Появление на станции Хорощ бронепоезда и штаба 6-го мехкорпуса было не случайно. Это было плодом моих размышлений, а самое главное, Пителин убедил меня в том, что управление корпуса должно быть непосредственно за боевыми порядками дивизий. А первоначально в целях безопасности я хотел, чтобы штаб был дислоцирован в Волковыске, но Пителин считал, что семьдесят километров от передовых частей по нынешним временам это слишком далеко. Невозможно управлять действиями подразделений с такого расстояния. В процессе разговора с начальником штаба я вспомнил, к каким последствиям привела отдалённость штаба КМГ Болдина от передовых подразделений. Сам Болдин-то наслаждался природой в живописном месте, а подразделения потеряли управляемость. Согласованности действий не было вообще. Одним словом, бардак получился. Разбрелись соединения, составляющие КМГ, кто куда – всё ещё мои делегаты связи не могут обнаружить и установить связь с их штабами. Только зря танкетки на это дело отрядил. Заминку тогда в моём разговоре Пителин даже не заметил – настолько быстро эта мысль пролетела в голове. Но зато хорошо знавший моё упрямство начштаба был удивлён, насколько быстро я согласился с его доводами. И вопрос о передислокации штаба корпуса был решён.
Между собой-то мы вопрос с передислокацией штаба корпуса решили быстро, а с остальным я боялся, что мне придётся помучиться. Остальное это, конечно, бронепоезд. Он входил в состав 58-го железнодорожного полка 9-й ЖДД НКВД, который непосредственно мне не подчинялся. Хотя я знал, что командир этого полка капитан Александров связывался со своим наркоматом, и там ему дали добро на то, чтобы он тесно взаимодействовал с командованием 6-го мехкорпуса. Но вот именно, что взаимодействовал, а не подчинялся. Поэтому раньше приходилось различными способами уговаривать капитана Александрова выполнять мои распоряжения. Хорошо, что ещё до войны у нас с капитаном сложились дружеские отношения, сейчас это очень помогало. Получалось, что он выполнял не приказ командира из другого ведомства, а оказывал дружескую помощь. Но чтобы он оказал эту дружескую помощь, приходилось его уламывать и объяснять, для чего всё это нужно. Как ни странно, никаких проблем и разногласий у меня с капитаном Александровым не возникло. Сеанс связи с командиром железнодорожного полка НКВД продолжался пять минут, а вопросов было решено масса. Вообще-то они начали решаться автоматически, когда после взаимных приветствий Александров заявил:
– Товарищ генерал, со мной тут недавно связались из нашего наркомата и передали приказ: «До нормализации обстановки в Белостокском выступе 58-й железнодорожный полк передаётся в Конно-механизированную группу генерала Черкасова. Так что, Юрий Филиппович, можете располагать моим полком, ну и бронепоездом, естественно, тоже.

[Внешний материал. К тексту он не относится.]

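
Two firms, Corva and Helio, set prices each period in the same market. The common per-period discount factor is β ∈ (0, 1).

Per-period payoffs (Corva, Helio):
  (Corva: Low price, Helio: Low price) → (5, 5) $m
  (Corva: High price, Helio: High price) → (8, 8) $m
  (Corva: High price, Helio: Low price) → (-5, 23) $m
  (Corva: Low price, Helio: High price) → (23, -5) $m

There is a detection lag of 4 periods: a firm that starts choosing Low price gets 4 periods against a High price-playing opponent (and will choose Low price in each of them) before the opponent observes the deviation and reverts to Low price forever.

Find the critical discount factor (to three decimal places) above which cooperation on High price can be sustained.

Deviating for the 4 undetected periods gains 23−8 = 15 per period over cooperation, then loses 8−5 = 3 per period forever once punishment starts.
Gain: 15(1 + β + … + β^3); loss: 3·β^4/(1−β).
No profitable deviation ⇔ 15(1−β^4) ≤ 3·β^4, i.e. β^4 ≥ 15/(15+3) = 5/6.
Hence β ≥ (5/6)^(1/4) ≈ 0.955.

0.955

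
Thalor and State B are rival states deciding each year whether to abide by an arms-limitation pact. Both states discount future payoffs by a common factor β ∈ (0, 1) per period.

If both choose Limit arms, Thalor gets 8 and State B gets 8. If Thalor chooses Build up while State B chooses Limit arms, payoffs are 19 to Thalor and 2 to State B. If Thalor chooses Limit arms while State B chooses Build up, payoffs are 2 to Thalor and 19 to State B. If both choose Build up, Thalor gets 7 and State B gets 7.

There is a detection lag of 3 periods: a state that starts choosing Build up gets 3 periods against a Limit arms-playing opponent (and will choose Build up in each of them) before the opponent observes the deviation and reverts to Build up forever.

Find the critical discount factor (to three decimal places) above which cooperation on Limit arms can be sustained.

0.971

A deviator earns 19 for 3 periods, then 7 forever; cooperating earns 8 forever. Multiplying the IC by (1−β):
8 ≥ 19(1−β^3) + 7β^3, so 12·β^3 ≥ 11 and β^3 ≥ 11/12.
β ≥ (11/12)^(1/3) ≈ 0.971.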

Не удержавшись, я воскликнул:
– Вот это я понимаю, вот это хорошая весть! Наконец-то Москва начала хоть как-то помогать! Бардак же творится страшный – сам видишь! Всё командование, несмотря на ведомственную принадлежность подразделений, нужно срочно передавать в одни руки. До Москвы это только сейчас дошло, а низовые командиры это давно начали понимать. Вон лейтенант госбезопасности Бедин, золотой мужик, кстати, и тоже из НКВД, так он в первый день войны своим приказом переподчинил особую группу Гушосдора седьмой ПТАБр. И знаешь, какую пользу сейчас стране приносит? Его люди держали автодорогу Волковыск – Слоним. А сейчас я выдвинул Бедина на начальника по тылу корпуса – полковничья, между прочим, должность. Тебе того же желаю, стать настоящим полковником.
– Повышение в звании это, конечно, хорошо, но я не из-за этого буду выполнять ваши приказания.
– Ладно, капитан, я всё понял! Тебе Пителин говорил о планируемой контратаке на Замбров – Ломжа?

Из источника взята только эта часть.